Saturday, April 14, 2012
Blood Mortized-The Key To A Black Heart
Just like many bands these days, Blood Mortized follow the favoured trends of Swedeath though I think it would be safe to say that their style slightly differs from any typical Swedeath sound. Because the band includes ex-members of Amon Amarth or Crypt Of Kerberos, slightly varied styles blazon at times on top of the straightforward Swedeath influence. Different this may be, but it's not always such a great trait to attain. The band sometimes experiments with unnecessary sounds,displaying experimantal and melodic styles, which frankly are a bit unusual and don't compliment the music in an excellent way. Though overall the music hits hard and even tends to become rather blackish at times.
Firstly let me point out that Blood Mortized don't play some of the most aggressive Swedeath around, and their style leans towards more experimental sounds usually. There is a number of good, hard-hitting riffage, which are solidly constructed but the band likes to try experimental guitar tones and randomly decorate the riffs with them, which can create a different experience for the listener. One thing that I certainly approved is the atmopshere. It lingers for the whole of the album, even though at times its density isn't as inundating as other moments. The atmopshere follows the riffs everywhere, whether it be weak of prevalent, its always there, and I think the experimentation really helps the atmosphere build up to its best. Clearly Blood Mortized are more influenced by the more moody and depressing tendencies of the sub-genre, thus they have forfeited most of the raw and vicious attitude that is much common is Swedish death metal. These stylings hace no doubt created something less derivative than the currently followed trends, but the question is, does this change always bring up notably healthy results? The question deviates in different people as all have different opinions, but in my humble opinion, for the most part experimentation enables the album fresh.

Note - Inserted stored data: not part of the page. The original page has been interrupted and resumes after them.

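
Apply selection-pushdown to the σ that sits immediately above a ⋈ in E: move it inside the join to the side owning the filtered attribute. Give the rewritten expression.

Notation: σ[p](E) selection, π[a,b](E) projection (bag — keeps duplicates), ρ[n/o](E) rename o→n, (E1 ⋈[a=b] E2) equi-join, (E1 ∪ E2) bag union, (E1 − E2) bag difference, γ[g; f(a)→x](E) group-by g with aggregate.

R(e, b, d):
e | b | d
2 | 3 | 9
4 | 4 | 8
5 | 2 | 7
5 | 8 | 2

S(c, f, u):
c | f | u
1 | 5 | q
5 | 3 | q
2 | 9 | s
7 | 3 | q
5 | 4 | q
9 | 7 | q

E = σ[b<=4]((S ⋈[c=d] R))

σ filters on b, owned by the right side.
E' = (S ⋈[c=d] σ[b<=4](R))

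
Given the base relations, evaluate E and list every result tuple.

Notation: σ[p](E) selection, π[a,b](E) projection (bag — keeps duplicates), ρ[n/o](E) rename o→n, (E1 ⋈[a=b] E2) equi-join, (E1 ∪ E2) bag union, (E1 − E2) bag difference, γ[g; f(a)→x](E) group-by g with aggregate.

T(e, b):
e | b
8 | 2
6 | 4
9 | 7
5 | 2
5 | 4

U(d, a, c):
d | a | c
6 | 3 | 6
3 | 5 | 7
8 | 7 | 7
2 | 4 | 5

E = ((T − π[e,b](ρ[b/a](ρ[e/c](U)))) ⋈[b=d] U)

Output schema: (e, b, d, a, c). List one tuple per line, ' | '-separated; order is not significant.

Per-node cardinality:
  T → 5
  U → 4
  ρ[e/c](U) → 4
  ρ[b/a](ρ[e/c](U)) → 4
  π[e,b](ρ[b/a](ρ[e/c](U))) → 4
  (T − π[e,b](ρ[b/a](ρ[e/c](U)))) → 4
  U → 4
  ((T − π[e,b](ρ[b/a](ρ[e/c](U)))) ⋈[b=d] U) → 2

== RESULT ==
e | b | d | a | c
5 | 2 | 2 | 4 | 5
8 | 2 | 2 | 4 | 5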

Despite the relative change in sound, the alnum can definetely conjure some hulking riffs, particularly thrashy and even showing glimpses of technical prowess. ''To Murder A God'' and ''Unleashing The Hounds'' are build principally on this furmula, with little flourishment and more concentration on the solidity of the riffs, to give out vicious waves of crushing Swedeath monstrosity. Towards the album's conclusion, the riffs attain more black metal influence and epic tendencies than they've ever had. ''Shadow Of The Quater Sun'' is a good mash up of moody black metal and straight up death metal attributes, which were seen quite frequently on the previous tracks. While the songs are at striking speed, one cannot avoid the the feeling of depression and the overwhelming atmopshere ranging over the riffs. The musicianship is there, the technical prowess and the experimentation done to stray from the usual path. ''The Key To A Black Heart'' is not for everyone, because of its peculiar oddity and urgent tendency to commonly deviate from sounds that are more extensive.